01:23Donc voilà, on arrive dans un monde carcéral qu'on ne connaît pas,
01:27qu'on ne connaît que de ce qu'on entend.
01:29J'ai pris huit ans.
01:30Je me rends compte que là, je vais vivre dans neuf mètres carrés.
01:34Quand je suis sorti au bout de quatre ans, j'ai fait cinq mois dehors.
01:37Et ensuite, je suis retourné sept mois en détention ferme.
01:41Après, j'ai fait huit mois de semi-liberté.
01:44J'étais sur les réseaux sociaux et je tombe sur une vidéo
01:46où on voit un jeune qui se cache en dessous d'une voiture.
01:49Des jeunes qui l'extraient, ils l'ont massacré au sol.
01:53Et moi, à ce moment-là, j'ai posté un message simple sur les réseaux sociaux.
01:56Je leur ai dit que je sais de quoi je parle.
01:57Moi, j'ai perdu mon frère.
01:58Je voulais me venger de mon frère en pensant que c'était la meilleure solution à faire,
02:01ou me sentir mieux alors que non.
02:03Après, de là, voilà, ça a été relayé par plusieurs personnes.
02:06Après, je me suis dit que c'est bien de parler,
02:08mais comment je peux faire pour agir aussi ?
02:10Donc de là, il nous est venu l'idée de faire un projet qui s'appelle Descente de mots,
02:14parce qu'on fait des descentes dans les quartiers pour se battre.
02:16Nous, on s'est dit Descente de mots, M-O-T-S, à l'écrit.
02:19T'as pas de vie à donner.
02:22Tu connais des infos à nous, t'as pas de vie à donner.
02:25Rendus les gens sur cette terre, nous, on continue.
02:28Moi, quand j'ai entendu le truc, j'ai dit...
02:31C'est bien aussi, s'il vous plaît.
02:33Mat', c'est Mat', tu mets les gens dans le groupe.
02:35Je leur pose des questions simples.
02:37Je leur dis, est-ce que vous avez un suivi psychologique ? Non.
02:40Est-ce qu'on vous l'a proposé ? Non.
02:42Au début, il y a du monde qui vient à la maison,
02:44parce que voilà, ça choque tout un quartier.
02:46Mais au bout d'un mois, cinq mois, tout le monde refait sa vie.
02:49Et on se retrouve seul, en fait, à la maison, avec des questions.
02:54On n'a pas les réponses, parce qu'on n'est pas préparé à perdre un proche.

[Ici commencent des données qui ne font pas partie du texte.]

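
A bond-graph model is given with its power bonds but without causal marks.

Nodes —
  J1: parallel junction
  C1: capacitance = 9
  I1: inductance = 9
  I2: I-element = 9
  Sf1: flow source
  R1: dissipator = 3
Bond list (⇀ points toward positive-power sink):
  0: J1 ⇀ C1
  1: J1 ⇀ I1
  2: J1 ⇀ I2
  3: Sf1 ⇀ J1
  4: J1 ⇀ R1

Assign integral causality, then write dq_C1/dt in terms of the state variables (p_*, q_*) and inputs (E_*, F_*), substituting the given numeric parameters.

#3 →Sf1  (Sf1 (Sf) sets flow on bond)
#0 →J1  (C1 integral (e out))
#1 →I1  (common-e at J1 fixed by 0)
#2 →I2  (J1 effort already set via bond 0)
#4 →R1  (common-e at J1 fixed by 0)

dq_C1/dt = F_Sf1 - p_I1/9 - p_I2/9 - q_C1/27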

02:56Même des mères, parce que j'ai des discours des fois de maman qui me disent,
02:59j'ai envie de tuer même la famille de la personne pour me sentir mieux.
03:03Et je leur dis, non, il faut en parler.
03:05Parler, parce qu'on n'a pas l'habitude aussi,
03:07c'est pas dans nos cultures, au quartier, de se dire,
03:10je vais aller voir un psy pour un peu souffler, dire ce que je pense.
03:13Donc, il y a des choses, on ne le dit pas à nos petits amis,
03:16on ne le dit pas à nos parents, ni à nos frères et sœurs,
03:18pour pas qu'on dise qu'on est faible.
03:20Donc, j'aurais dit à Adama même de prendre une feuille blanche et un stylo
03:24et de décharger toute la haine qu'il a en lui.